Hey guys! It's been a while since I've posted. Anyway, today my friend and I were walking through the woods and we found a few bricks. This was the only one that had any identification on it. All it says is CALVERT. It looks pretty old...what do you guys think? Also, how common are these? Thanks![attachment=20131117_142557.jpg]


----------



## sandchip

Don't know a thing about it, but I like it.  Got an end shot, and one of the side opposite the embossing?  Just wondering if it was structural or a paver.


----------



## Digging Up Bottles

[attachment=019.jpg]Here's one of the side


----------



## epackage

I imagine there are millions of them out there, most still in place on the face of buildings... CALVERT brand was made Victor Cushwa & Sons in Williamsport, MD. Cushwa was bought out by the Redland Brick Inc and today has merged into Belden Brick.From the "Quad - State Business Journal," May 1999:[blockquote]Baltimore's Camden Yards and Ravens Stadium blend as comfortably into their urban landscape as the older structures around them, but much of their exterior beauty comes from the rural countryside of western Maryland. The brick for the major league baseball and football stadiums was made at Redland Brick Inc.'s Cushwa Plant in Williamsport, Md.Like most U.S. brick manufacturers, Redland's Cushwa plant is located near its raw materials: high grade clay with good ceramic properties and shale. Although shale is a sedimentary rock, it is formed from compressed mud and chemicals similar to clay so it is a common material for bricks.. The Cushwa plant has been producing bricks for over a century, and its 300 acres contain enough clay and shale for 100 more years.

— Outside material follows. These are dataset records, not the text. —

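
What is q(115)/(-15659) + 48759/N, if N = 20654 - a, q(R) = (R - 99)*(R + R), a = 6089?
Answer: 236639327/76024445 ≈ 3.1127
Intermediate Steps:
q(R) = 2*R*(-99 + R) (q(R) = (-99 + R)*(2*R) = 2*R*(-99 + R))
N = 14565 (N = 20654 - 1*6089 = 20654 - 6089 = 14565)
q(115)/(-15659) + 48759/N = (2*115*(-99 + 115))/(-15659) + 48759/14565 = (2*115*16)*(-1/15659) + 48759*(1/14565) = 3680*(-1/15659) + 16253/4855 = -3680/15659 + 16253/4855 = 236639327/76024445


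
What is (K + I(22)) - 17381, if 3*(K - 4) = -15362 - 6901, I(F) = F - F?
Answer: -24798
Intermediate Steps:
I(F) = 0
K = -7417 (K = 4 + (-15362 - 6901)/3 = 4 + (1/3)*(-22263) = 4 - 7421 = -7417)
(K + I(22)) - 17381 = (-7417 + 0) - 17381 = -7417 - 17381 = -24798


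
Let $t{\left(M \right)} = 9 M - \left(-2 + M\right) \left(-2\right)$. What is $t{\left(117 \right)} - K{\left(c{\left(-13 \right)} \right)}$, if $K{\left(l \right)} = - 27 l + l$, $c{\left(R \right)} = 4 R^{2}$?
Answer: $18859$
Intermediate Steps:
$t{\left(M \right)} = -4 + 11 M$ ($t{\left(M \right)} = 9 M - \left(4 - 2 M\right) = 9 M + \left(-4 + 2 M\right) = -4 + 11 M$)
$K{\left(l \right)} = - 26 l$
$t{\left(117 \right)} - K{\left(c{\left(-13 \right)} \right)} = \left(-4 + 11 \cdot 117\right) - - 26 \cdot 4 \left(-13\right)^{2} = \left(-4 + 1287\right) - - 26 \cdot 4 \cdot 169 = 1283 - \left(-26\right) 676 = 1283 - -17576 = 1283 + 17576 = 18859$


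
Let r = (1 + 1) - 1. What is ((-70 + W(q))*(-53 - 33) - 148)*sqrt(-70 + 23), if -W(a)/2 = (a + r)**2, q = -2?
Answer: 6044*I*sqrt(47) ≈ 41436.0*I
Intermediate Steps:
r = 1 (r = 2 - 1 = 1)
W(a) = -2*(1 + a)**2 (W(a) = -2*(a + 1)**2 = -2*(1 + a)**2)
((-70 + W(q))*(-53 - 33) - 148)*sqrt(-70 + 23) = ((-70 - 2*(1 - 2)**2)*(-53 - 33) - 148)*sqrt(-70 + 23) = ((-70 - 2*(-1)**2)*(-86) - 148)*sqrt(-47) = ((-70 - 2*1)*(-86) - 148)*(I*sqrt(47)) = ((-70 - 2)*(-86) - 148)*(I*sqrt(47)) = (-72*(-86) - 148)*(I*sqrt(47)) = (6192 - 148)*(I*sqrt(47)) = 6044*(I*sqrt(47)) = 6044*I*sqrt(47)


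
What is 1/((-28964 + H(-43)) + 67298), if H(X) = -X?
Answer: 1/38377 ≈ 2.6057e-5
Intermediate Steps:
1/((-28964 + H(-43)) + 67298) = 1/((-28964 - 1*(-43)) + 67298) = 1/((-28964 + 43) + 67298) = 1/(-28921 + 67298) = 1/38377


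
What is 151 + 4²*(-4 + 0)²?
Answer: 407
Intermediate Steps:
151 + 4²*(-4 + 0)² = 151 + 16*(-4)² = 151 + 16*16 = 151 + 256 = 407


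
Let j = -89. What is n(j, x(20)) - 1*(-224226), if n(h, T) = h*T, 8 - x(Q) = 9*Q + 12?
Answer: 240602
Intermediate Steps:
x(Q) = -4 - 9*Q (x(Q) = 8 - (9*Q + 12) = 8 - (12 + 9*Q) = 8 + (-12 - 9*Q) = -4 - 9*Q)
n(h, T) = T*h
n(j, x(20)) - 1*(-224226) = (-4 - 9*20)*(-89) - 1*(-224226) = (-4 - 180)*(-89) + 224226 = -184*(-89) + 224226 = 16376 + 224226 = 240602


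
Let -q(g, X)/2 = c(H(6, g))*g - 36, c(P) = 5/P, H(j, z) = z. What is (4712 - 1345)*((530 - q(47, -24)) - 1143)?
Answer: -2272725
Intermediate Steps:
q(g, X) = 62 (q(g, X) = -2*((5/g)*g - 36) = -2*(5 - 36) = -2*(-31) = 62)
(4712 - 1345)*((530 - q(47, -24)) - 1143) = (4712 - 1345)*((530 - 1*62) - 1143) = 3367*((530 - 62) - 1143) = 3367*(468 - 1143) = 3367*(-675) = -2272725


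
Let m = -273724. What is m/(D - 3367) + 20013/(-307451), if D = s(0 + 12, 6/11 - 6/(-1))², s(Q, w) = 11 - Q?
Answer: 3822243353/47040003 ≈ 81.255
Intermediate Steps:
D = 1 (D = (11 - (0 + 12))² = (11 - 1*12)² = (11 - 12)² = (-1)² = 1)
m/(D - 3367) + 20013/(-307451) = -273724/(1 - 3367) + 20013/(-307451) = -273724/(-3366) + 20013*(-1/307451) = -273724*(-1/3366) - 20013/307451 = 12442/153 - 20013/307451 = 3822243353/47040003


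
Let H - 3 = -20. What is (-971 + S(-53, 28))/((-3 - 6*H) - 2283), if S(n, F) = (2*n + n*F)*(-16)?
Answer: -24469/2184 ≈ -11.204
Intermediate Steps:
H = -17 (H = 3 - 20 = -17)
S(n, F) = -32*n - 16*F*n (S(n, F) = (2*n + F*n)*(-16) = -32*n - 16*F*n)
(-971 + S(-53, 28))/((-3 - 6*H) - 2283) = (-971 - 16*(-53)*(2 + 28))/((-3 - 6*(-17)) - 2283) = (-971 - 16*(-53)*30)/((-3 + 102) - 2283) = (-971 + 25440)/(99 - 2283) = 24469/(-2184) = 24469*(-1/2184) = -24469/2184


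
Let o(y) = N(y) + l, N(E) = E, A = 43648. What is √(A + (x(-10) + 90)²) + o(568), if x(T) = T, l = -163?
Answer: 405 + 8*√782 ≈ 628.71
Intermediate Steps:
o(y) = -163 + y (o(y) = y - 163 = -163 + y)
√(A + (x(-10) + 90)²) + o(568) = √(43648 + (-10 + 90)²) + (-163 + 568) = √(43648 + 80²) + 405 = √(43648 + 6400) + 405 = √50048 + 405 = 8*√782 + 405 = 405 + 8*√782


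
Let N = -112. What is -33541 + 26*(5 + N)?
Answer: -36323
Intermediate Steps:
-33541 + 26*(5 + N) = -33541 + 26*(5 - 112) = -33541 + 26*(-107) = -33541 - 2782 = -36323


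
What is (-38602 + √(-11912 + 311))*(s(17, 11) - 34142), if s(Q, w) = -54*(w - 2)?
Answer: 1336710056 - 103884*I*√1289 ≈ 1.3367e+9 - 3.7297e+6*I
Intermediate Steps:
s(Q, w) = 108 - 54*w (s(Q, w) = -54*(-2 + w) = -9*(-12 + 6*w) = 108 - 54*w)
(-38602 + √(-11912 + 311))*(s(17, 11) - 34142) = (-38602 + √(-11912 + 311))*((108 - 54*11) - 34142) = (-38602 + √(-11601))*((108 - 594) - 34142) = (-38602 + 3*I*√1289)*(-486 - 34142) = (-38602 + 3*I*√1289)*(-34628) = 1336710056 - 103884*I*√1289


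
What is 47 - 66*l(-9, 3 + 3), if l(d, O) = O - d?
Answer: -943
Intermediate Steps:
47 - 66*l(-9, 3 + 3) = 47 - 66*((3 + 3) - 1*(-9)) = 47 - 66*(6 + 9) = 47 - 66*15 = 47 - 990 = -943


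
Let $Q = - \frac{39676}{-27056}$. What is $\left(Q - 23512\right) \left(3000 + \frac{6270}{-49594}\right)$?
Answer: $- \frac{11829548754203385}{167726908} \approx -7.0529 \cdot 10^{7}$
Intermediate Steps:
$Q = \frac{9919}{6764}$ ($Q = \left(-39676\right) \left(- \frac{1}{27056}\right) = \frac{9919}{6764} \approx 1.4664$)
$\left(Q - 23512\right) \left(3000 + \frac{6270}{-49594}\right) = \left(\frac{9919}{6764} - 23512\right) \left(3000 + \frac{6270}{-49594}\right) = - \frac{159025249 \left(3000 + 6270 \left(- \frac{1}{49594}\right)\right)}{6764} = - \frac{159025249 \left(3000 - \frac{3135}{24797}\right)}{6764} = \left(- \frac{159025249}{6764}\right) \frac{74387865}{24797} = - \frac{11829548754203385}{167726908}$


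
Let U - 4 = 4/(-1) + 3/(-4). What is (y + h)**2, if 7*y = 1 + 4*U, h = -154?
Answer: 1166400/49 ≈ 23804.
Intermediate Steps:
U = -3/4 (U = 4 + (4/(-1) + 3/(-4)) = 4 + (4*(-1) + 3*(-1/4)) = 4 + (-4 - 3/4) = 4 - 19/4 = -3/4 ≈ -0.75000)
y = -2/7 (y = (1 + 4*(-3/4))/7 = (1 - 3)/7 = (1/7)*(-2) = -2/7 ≈ -0.28571)
(y + h)**2 = (-2/7 - 154)**2 = (-1080/7)**2 = 1166400/49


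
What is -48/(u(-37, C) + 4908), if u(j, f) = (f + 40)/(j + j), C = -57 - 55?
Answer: -37/3784 ≈ -0.0097780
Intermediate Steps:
C = -112
u(j, f) = (40 + f)/(2*j) (u(j, f) = (40 + f)/((2*j)) = (40 + f)*(1/(2*j)) = (40 + f)/(2*j))
-48/(u(-37, C) + 4908) = -48/((1/2)*(40 - 112)/(-37) + 4908) = -48/((1/2)*(-1/37)*(-72) + 4908) = -48/(36/37 + 4908) = -48/(181632/37) = (37/181632)*(-48) = -37/3784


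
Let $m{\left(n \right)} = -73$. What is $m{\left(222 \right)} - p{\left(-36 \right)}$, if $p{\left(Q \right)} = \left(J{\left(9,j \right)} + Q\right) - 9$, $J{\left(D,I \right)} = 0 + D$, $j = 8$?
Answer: $-37$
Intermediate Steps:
$J{\left(D,I \right)} = D$
$p{\left(Q \right)} = Q$ ($p{\left(Q \right)} = \left(9 + Q\right) - 9 = Q$)
$m{\left(222 \right)} - p{\left(-36 \right)} = -73 - -36 = -73 + 36 = -37$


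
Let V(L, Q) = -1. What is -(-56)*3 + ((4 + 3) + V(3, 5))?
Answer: 174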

The brickyard was started in 1872 by Victor Cushwa and remained a family-owned business until 1987 when it was bought by a British company, Steetley PLC., which also owned two other American brick manufacturers, KF in Connecticut and Harmar, located near Pittsburgh.In 1992, Steetley was acquired by Redland, PLC, another British company which at that time was the largest brick company in the world. The next year, all three American brick companies were consolidated into Redland Brick Inc. In 1996, Ohio-based Belden Brick Co. purchased Redland Brick Inc.Today, Redland Brick Inc. has annual sales of $30 million and employs 240 people; 116 people work at the Cushwa plant. Redland's corporate office is in Williamsport, in a Williamsburg-style building built in 1973 of (what else!) brick. When a two-story addition was built last year, the new hand-moulded rose-colored bricks matched perfectly.[/blockquote]


----------



## Digging Up Bottles

[attachment=020.jpg]And here's one of the opposite end of the embossing


----------



## Digging Up Bottles

Thanks for the info epackage!


----------